Secret diary of a freelancer: putting a best (first) foot forward in 2009
In this series of blog posts at Chinwag Jobs, we present Secret Diary of a Freelancer, brought to you as part of Xchangeteam’s Freelancer of the Year 2008 awards.
Welcome to my secret diary. It’s secret because I want to be candid and give you the inside track on what my life is like as a freelance gun for hire. It’s warts an’ all but hopefully inspiring in the main, highlighting the highs and the lows of my profession. We freelancers are the future: hear it here first.
Putting a best (first) foot forward in 2009
Our digital marketing freelancer thinks that while others wind down for Xmas, it’s a good time of the year for the freelancers to skill up. Hint: working for other agencies is another way to keep those skills fresh.
Here we are at the end of quite a landmark year for business – 2008. It’s been a relatively quiet month in comparison to most of the 3rd and 4th quarters and it will continue to be so.
Time for a well-deserved rest? Maybe a better thing to do would be to think about updating your skills.
As a freelancer, it’s surprisingly easy to fall behind on the skills front.
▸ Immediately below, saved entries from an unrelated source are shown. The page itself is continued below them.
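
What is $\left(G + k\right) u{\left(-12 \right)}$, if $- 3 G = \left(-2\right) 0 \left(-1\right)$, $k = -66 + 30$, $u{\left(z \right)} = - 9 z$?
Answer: $-3888$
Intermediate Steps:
$k = -36$
$G = 0$ ($G = - \frac{\left(-2\right) 0 \left(-1\right)}{3} = - \frac{0 \left(-1\right)}{3} = \left(- \frac{1}{3}\right) 0 = 0$)
$\left(G + k\right) u{\left(-12 \right)} = \left(0 - 36\right) \left(\left(-9\right) \left(-12\right)\right) = \left(-36\right) 108 = -3888$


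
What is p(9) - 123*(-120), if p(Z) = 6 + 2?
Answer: 14768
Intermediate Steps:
p(Z) = 8
p(9) - 123*(-120) = 8 - 123*(-120) = 8 + 14760 = 14768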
As a company person, training is par for the course: you have your regular appraisals, your training requirements are at least listened to and more often than not dealt with and tracked. It’s easy to miss out on this process once you step outside the womb of the big corporation – but important not to.
No peace for the self-employed after all, remember. You are always competing against the larger agencies with their legions of well-trained professionals, so it is important that you don’t give them a reason not to use your talents.
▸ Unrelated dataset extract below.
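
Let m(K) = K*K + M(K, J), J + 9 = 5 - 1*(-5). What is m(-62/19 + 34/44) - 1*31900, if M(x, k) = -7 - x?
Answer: -5573399849/174724 ≈ -31898.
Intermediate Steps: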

At the moment in particular don’t fall behind because you’re not on the same page of the book as everyone else in the marketing potential of FaceBook and the business opportunities Twitter represents. If you are still speaking Web 2.0 you need to be speaking Web 3.0, basically.
One advantage you have as a freelancer that the company drone certainly does not – and it’s worth highlighting! – is that working for an agencies for short assignment can allow you to pick up new techniques and accrue a lot of experience in a very intense way. Training is theory-based, but going to work in a context where that gets tested in practice is the best possible way to skill up.
So my thought is look for an assignment for a spell at a top agency. You will probably be helping global brands, and FTSE 100 companies with commensurate budgets. Working on big-ticket accounts might give you not just a new edge to your skills; it could mean that you get to play with cutting-edge techniques your regular, smaller clients may be too risk averse or budget restricted to be interested in.
So, mix it up, stop working so much for that one smaller agency. Take advantage of the seasonal downtime in your business to get some training over the next few months.
Next year will be tough. But you will be able to weather that storm better if your skills are up to the minute and your experience even more impressive than it already is.